For a story once so familiar to Americans, the tale of George Morgan and his wife had faded into obscurity until recently. Unearthed by Joan Olshansky, and now created into a new play featuring a beautiful and tender Japanese actress, Ikuko Ikari, it tells the almost too familiar tale of a young woman forced to work to support her family, and then her lover, in the Geisha houses of Japan at the turn of the 20th century. Admired, then loved, by a wealthy American who wants to marry her, she resists him at first, then acquiesces when the lover she has supported - in part with money obtained from the American - marries another, purer Japanese woman. She agrees to marry her foreigner, making herself a foreigner to her own people, and ultimately comes to love him.
The younger Morgans were ostracized, a fate that should not be repeated this summer. Under the sensitive direction of Sarah Taylor and on a set contrived by Carl Sprague, the story of Yuki Cato is told in a straightforward and honest manner, with lightly humorous aspect and a deeply tragic sensibility. The story is not as important as the feelings within it and behind it. There are nerves exposed here. We are shown the results of the "united states of marriage" and the actions of prejudice, not racial so much as foreign. Two countries unite and both alienate their own as a result. It's a touching tale.
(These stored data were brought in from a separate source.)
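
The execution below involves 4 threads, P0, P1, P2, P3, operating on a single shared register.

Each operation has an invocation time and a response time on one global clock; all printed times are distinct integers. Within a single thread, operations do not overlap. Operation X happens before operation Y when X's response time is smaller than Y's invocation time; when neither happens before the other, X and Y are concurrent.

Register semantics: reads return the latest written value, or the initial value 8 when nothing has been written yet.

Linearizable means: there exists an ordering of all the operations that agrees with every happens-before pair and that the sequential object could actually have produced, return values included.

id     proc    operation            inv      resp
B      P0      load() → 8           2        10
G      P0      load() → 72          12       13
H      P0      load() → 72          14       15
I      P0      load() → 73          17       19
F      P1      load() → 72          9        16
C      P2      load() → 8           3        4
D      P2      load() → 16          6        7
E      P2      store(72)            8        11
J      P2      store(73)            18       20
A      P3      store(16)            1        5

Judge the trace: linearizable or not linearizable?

one valid linearization: B, C, A, D, E, F, G, H, J, I
1. B load() → 8, leaving value 8
2. C load() → 8, leaving value 8
3. A store(16), leaving value 16
4. D load() → 16, leaving value 16
5. E store(72), leaving value 72
6. F load() → 72, leaving value 72
7. G load() → 72, leaving value 72
8. H load() → 72, leaving value 72
9. J store(73), leaving value 73
10. I load() → 73, leaving value 73

linearizable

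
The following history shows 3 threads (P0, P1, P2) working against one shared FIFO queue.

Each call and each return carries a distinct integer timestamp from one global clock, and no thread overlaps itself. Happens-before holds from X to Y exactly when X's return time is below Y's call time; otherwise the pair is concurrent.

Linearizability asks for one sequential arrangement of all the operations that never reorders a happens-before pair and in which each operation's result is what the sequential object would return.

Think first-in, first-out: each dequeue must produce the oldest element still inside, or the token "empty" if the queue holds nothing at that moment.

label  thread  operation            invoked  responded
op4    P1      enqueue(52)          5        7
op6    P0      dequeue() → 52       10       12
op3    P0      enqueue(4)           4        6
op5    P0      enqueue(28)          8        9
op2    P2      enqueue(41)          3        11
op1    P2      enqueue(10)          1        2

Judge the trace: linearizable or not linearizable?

prefix check: 1..11 passes, 1..12 fails once op6's time-12 response joins
checked exhaustively: 10 real-time-consistent orders of 6 completed operations, zero legal FIFO queue replays
take op1, op2, op3, op4, op5, op6: step 6 already fails, because op6 dequeue() → 52 cannot occur there
take op1, op2, op4, op3, op5, op6: step 6 already fails, because op6 dequeue() → 52 cannot occur there

not linearizable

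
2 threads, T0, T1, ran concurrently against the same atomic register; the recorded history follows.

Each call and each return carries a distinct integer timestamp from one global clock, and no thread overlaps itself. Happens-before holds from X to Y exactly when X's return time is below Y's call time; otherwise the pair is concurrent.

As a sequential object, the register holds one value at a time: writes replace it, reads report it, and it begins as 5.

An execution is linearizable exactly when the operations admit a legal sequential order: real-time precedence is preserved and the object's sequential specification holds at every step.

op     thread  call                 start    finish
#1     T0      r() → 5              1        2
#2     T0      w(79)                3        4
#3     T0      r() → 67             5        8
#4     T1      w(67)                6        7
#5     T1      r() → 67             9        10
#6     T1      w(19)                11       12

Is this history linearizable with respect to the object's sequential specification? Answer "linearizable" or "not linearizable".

one valid linearization: #1, #2, #4, #3, #5, #6
1. #1 r() → 5, leaving value 5
2. #2 w(79), leaving value 79
3. #4 w(67), leaving value 67
4. #3 r() → 67, leaving value 67
5. #5 r() → 67, leaving value 67
6. #6 w(19), leaving value 19

linearizable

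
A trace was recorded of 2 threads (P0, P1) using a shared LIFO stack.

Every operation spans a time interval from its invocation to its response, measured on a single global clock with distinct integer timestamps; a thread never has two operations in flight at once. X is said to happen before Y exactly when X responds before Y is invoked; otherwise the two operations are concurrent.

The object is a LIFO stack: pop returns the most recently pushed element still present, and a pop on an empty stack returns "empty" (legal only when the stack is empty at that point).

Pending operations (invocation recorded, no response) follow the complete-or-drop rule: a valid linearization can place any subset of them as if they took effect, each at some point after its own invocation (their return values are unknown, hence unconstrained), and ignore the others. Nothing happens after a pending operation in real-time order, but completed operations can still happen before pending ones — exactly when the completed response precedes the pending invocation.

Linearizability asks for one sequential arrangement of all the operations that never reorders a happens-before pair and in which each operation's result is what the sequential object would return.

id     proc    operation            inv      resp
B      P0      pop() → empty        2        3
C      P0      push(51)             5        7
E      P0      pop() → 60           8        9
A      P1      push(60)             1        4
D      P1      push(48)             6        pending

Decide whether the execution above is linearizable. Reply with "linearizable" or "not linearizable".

not linearizable

prefix check: 1..8 passes, 1..9 fails once E's time-9 response joins
checked exhaustively: 2 real-time-consistent orders of 4 completed operations, zero legal LIFO stack replays
no escape via the 1 pending operation (D): every completion choice fails
e.g. A, B, C, E (pending dropped): illegal at step 2, since B pop() → empty cannot apply there
e.g. B, A, C, E (pending dropped): illegal at step 4, since E pop() → 60 cannot apply there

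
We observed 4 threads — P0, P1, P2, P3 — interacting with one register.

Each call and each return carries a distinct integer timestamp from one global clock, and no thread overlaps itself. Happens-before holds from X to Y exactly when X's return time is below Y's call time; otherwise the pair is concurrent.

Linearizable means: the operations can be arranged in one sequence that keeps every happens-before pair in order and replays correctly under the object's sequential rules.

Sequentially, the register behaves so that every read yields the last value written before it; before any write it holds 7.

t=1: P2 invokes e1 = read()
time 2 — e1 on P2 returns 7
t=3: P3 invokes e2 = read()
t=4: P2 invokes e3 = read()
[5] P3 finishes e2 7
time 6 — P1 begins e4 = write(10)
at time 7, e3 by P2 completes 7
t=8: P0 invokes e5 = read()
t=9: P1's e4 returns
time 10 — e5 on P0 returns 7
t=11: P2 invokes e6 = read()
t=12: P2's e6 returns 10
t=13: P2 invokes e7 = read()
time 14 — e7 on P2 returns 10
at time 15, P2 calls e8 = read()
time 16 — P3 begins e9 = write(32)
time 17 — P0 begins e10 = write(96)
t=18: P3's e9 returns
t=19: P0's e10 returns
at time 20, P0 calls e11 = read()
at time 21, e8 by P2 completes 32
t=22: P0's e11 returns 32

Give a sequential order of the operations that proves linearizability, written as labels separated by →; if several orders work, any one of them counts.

e1 → e2 → e3 → e5 → e4 → e6 → e7 → e10 → e9 → e8 → e11

1. e1 read() → 7, leaving value 7
2. e2 read() → 7, leaving value 7
3. e3 read() → 7, leaving value 7
4. e5 read() → 7, leaving value 7
5. e4 write(10), leaving value 10
6. e6 read() → 10, leaving value 10
7. e7 read() → 10, leaving value 10
8. e10 write(96), leaving value 96
9. e9 write(32), leaving value 32
10. e8 read() → 32, leaving value 32
11. e11 read() → 32, leaving value 32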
Ikari is lovely and she holds her audience delicately in her hands. Her gentle aspect and her decisive disposition are serving the script and the character well. She brings to life a woman we have never known and reminds us that fiction, the Madame Butterfly story, is not stranger than fact. Not all Geisha's die tragic suicidal deaths when their American husbands desert them; in fact Yuki's American husband fathered children elsewhere (a fact not exposed in this play) and she was compelled by his will to present each and every one of them with a small legacy. She lived into the 1960s, and presumably, met many credible Morgans along the way.
Snubbed by her husband's family, and later by her own, Morgan O-Yuki no longer deserves such a fate. She is finally here in Lenox and she must be welcomed. Try to see her while you can.